To find the proportion of male babies less than 2 months old who weigh more than 12 pounds, we will first convert the weight into a z-score using the given mean and standard deviation.
The formula for the z-score is:
\[ z = \frac{X - \mu}{\sigma} \]
where:
- \(X\) is the value (12 pounds in this case),
- \(\mu\) is the mean (12.3 pounds),
- \(\sigma\) is the standard deviation (4.7 pounds).
Substituting the values:
\[ z = \frac{12 - 12.3}{4.7} = \frac{-0.3}{4.7} \approx -0.0638 \]

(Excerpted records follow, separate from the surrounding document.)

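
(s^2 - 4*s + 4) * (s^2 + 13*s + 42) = s^4 + 9*s^3 - 6*s^2 - 116*s + 168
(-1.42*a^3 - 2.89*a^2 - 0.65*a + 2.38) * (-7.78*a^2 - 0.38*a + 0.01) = 11.0476*a^5 + 23.0238*a^4 + 6.141*a^3 - 18.2983*a^2 - 0.9109*a + 0.0238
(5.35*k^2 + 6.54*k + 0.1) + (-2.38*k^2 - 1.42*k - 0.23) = 2.97*k^2 + 5.12*k - 0.13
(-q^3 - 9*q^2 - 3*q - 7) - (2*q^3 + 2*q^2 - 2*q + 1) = -3*q^3 - 11*q^2 - q - 8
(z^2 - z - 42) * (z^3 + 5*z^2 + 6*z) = z^5 + 4*z^4 - 41*z^3 - 216*z^2 - 252*z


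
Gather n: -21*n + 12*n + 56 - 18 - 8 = 30 - 9*n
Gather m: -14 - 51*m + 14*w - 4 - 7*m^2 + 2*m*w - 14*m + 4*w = -7*m^2 + m*(2*w - 65) + 18*w - 18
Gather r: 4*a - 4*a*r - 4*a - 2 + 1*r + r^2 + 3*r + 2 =r^2 + r*(4 - 4*a)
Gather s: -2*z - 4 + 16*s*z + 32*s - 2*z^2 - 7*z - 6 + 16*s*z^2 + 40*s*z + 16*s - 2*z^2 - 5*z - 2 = s*(16*z^2 + 56*z + 48) - 4*z^2 - 14*z - 12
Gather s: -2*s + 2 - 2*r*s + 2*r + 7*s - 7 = 2*r + s*(5 - 2*r) - 5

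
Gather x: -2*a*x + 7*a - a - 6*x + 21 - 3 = 6*a + x*(-2*a - 6) + 18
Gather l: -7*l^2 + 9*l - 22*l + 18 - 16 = -7*l^2 - 13*l + 2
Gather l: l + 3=l + 3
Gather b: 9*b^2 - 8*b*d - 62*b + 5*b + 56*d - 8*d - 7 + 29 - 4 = 9*b^2 + b*(-8*d - 57) + 48*d + 18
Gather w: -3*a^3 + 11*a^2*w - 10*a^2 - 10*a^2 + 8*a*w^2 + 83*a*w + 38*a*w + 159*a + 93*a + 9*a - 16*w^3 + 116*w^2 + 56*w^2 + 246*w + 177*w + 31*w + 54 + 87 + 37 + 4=-3*a^3 - 20*a^2 + 261*a - 16*w^3 + w^2*(8*a + 172) + w*(11*a^2 + 121*a + 454) + 182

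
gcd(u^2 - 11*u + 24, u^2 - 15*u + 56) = u - 8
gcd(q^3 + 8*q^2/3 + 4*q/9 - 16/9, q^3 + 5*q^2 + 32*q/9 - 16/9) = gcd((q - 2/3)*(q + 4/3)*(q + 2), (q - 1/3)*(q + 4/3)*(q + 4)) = q + 4/3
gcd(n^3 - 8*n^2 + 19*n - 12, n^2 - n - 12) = n - 4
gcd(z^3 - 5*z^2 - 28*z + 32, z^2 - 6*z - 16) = z - 8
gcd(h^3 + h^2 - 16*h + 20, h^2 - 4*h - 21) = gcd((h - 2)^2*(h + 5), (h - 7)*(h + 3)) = 1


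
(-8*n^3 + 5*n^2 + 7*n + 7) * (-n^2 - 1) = 8*n^5 - 5*n^4 + n^3 - 12*n^2 - 7*n - 7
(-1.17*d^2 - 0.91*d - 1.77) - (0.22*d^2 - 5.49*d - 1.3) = -1.39*d^2 + 4.58*d - 0.47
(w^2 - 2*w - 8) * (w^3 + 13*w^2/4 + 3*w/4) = w^5 + 5*w^4/4 - 55*w^3/4 - 55*w^2/2 - 6*w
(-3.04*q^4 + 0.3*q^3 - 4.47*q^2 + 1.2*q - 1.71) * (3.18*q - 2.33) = -9.6672*q^5 + 8.0372*q^4 - 14.9136*q^3 + 14.2311*q^2 - 8.2338*q + 3.9843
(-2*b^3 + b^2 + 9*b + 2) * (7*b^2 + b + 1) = -14*b^5 + 5*b^4 + 62*b^3 + 24*b^2 + 11*b + 2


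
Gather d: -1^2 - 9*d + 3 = 2 - 9*d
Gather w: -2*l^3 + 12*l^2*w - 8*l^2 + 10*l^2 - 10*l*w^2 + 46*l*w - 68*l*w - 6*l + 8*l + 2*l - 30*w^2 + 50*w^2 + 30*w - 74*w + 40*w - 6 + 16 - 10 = -2*l^3 + 2*l^2 + 4*l + w^2*(20 - 10*l) + w*(12*l^2 - 22*l - 4)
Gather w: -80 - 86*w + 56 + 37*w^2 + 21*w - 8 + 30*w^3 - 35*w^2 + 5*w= 30*w^3 + 2*w^2 - 60*w - 32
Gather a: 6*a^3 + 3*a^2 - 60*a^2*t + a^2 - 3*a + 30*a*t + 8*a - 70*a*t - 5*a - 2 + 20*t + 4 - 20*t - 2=6*a^3 + a^2*(4 - 60*t) - 40*a*t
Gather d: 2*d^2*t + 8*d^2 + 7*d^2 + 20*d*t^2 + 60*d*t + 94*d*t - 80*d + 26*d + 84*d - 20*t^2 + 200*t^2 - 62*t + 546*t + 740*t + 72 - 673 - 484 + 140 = d^2*(2*t + 15) + d*(20*t^2 + 154*t + 30) + 180*t^2 + 1224*t - 945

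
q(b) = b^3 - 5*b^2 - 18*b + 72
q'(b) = 3*b^2 - 10*b - 18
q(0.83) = 54.19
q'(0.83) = -24.23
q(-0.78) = 82.52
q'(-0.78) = -8.37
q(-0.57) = 80.45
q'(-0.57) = -11.33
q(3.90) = -14.93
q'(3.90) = -11.37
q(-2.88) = 58.48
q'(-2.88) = 35.68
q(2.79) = 4.58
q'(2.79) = -22.55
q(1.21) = 44.67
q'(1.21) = -25.71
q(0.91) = 52.23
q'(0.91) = -24.62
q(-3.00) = 54.00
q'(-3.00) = 39.00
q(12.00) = 864.00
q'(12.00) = 294.00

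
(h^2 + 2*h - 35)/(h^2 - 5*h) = (h + 7)/h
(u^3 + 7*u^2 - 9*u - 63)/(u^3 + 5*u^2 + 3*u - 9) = (u^2 + 4*u - 21)/(u^2 + 2*u - 3)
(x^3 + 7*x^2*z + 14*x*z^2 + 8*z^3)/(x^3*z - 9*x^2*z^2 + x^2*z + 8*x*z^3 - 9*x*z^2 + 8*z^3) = (x^3 + 7*x^2*z + 14*x*z^2 + 8*z^3)/(z*(x^3 - 9*x^2*z + x^2 + 8*x*z^2 - 9*x*z + 8*z^2))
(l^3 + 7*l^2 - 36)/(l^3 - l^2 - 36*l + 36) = (l^2 + l - 6)/(l^2 - 7*l + 6)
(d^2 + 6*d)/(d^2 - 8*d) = (d + 6)/(d - 8)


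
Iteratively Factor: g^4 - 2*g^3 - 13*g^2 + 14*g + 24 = (g - 2)*(g^3 - 13*g - 12) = (g - 2)*(g + 1)*(g^2 - g - 12) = (g - 2)*(g + 1)*(g + 3)*(g - 4)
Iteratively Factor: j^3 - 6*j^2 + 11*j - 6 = (j - 1)*(j^2 - 5*j + 6) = (j - 2)*(j - 1)*(j - 3)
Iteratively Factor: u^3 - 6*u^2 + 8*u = (u - 4)*(u^2 - 2*u) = (u - 4)*(u - 2)*(u)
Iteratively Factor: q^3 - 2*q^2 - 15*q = (q)*(q^2 - 2*q - 15) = q*(q + 3)*(q - 5)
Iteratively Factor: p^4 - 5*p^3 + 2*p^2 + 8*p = (p)*(p^3 - 5*p^2 + 2*p + 8) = p*(p - 2)*(p^2 - 3*p - 4) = p*(p - 2)*(p + 1)*(p - 4)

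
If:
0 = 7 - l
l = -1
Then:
No Solution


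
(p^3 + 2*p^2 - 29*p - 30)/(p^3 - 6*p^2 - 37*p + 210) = (p + 1)/(p - 7)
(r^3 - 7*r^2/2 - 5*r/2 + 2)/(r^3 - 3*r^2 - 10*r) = (-2*r^3 + 7*r^2 + 5*r - 4)/(2*r*(-r^2 + 3*r + 10))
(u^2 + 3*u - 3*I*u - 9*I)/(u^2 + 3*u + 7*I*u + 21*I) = (u - 3*I)/(u + 7*I)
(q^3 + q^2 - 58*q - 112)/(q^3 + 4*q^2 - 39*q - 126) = (q^2 - 6*q - 16)/(q^2 - 3*q - 18)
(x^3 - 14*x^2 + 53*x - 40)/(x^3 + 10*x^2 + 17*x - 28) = (x^2 - 13*x + 40)/(x^2 + 11*x + 28)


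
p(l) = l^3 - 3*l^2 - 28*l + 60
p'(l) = 3*l^2 - 6*l - 28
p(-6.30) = -132.72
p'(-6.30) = 128.87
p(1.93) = 1.97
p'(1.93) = -28.41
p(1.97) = 0.84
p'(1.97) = -28.18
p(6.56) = 29.52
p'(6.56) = 61.74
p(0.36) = 49.58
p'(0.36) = -29.77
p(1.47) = 15.53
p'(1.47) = -30.34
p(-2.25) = 96.42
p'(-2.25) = 0.69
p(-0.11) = 63.04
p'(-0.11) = -27.30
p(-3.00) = 90.00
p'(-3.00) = 17.00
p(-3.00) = 90.00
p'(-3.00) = 17.00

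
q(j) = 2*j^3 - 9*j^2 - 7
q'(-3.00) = 108.00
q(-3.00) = -142.00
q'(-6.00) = 324.00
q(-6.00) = -763.00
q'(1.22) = -13.03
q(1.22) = -16.76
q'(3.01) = 0.18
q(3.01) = -34.00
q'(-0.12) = 2.25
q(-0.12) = -7.13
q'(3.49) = 10.26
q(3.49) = -31.60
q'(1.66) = -13.35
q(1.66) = -22.65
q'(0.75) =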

Next, we will look up the z-score in the standard normal distribution table or use a calculator to find the proportion of values less than this z-score.
Using the standard normal distribution table, or a calculator:
- The cumulative probability (area to the left of \(z = -0.0638\)) is approximately \(0.4756\).
To find the proportion of babies weighing more than 12 pounds, we calculate:
\[ P(X > 12) = 1 - P(X \leq 12) \]
Thus,
\[ P(X > 12) = 1 - 0.4756 \approx 0.5244 \]
So the proportion of babies who weigh more than 12 pounds is approximately:
\[ \boxed{0.5244} \]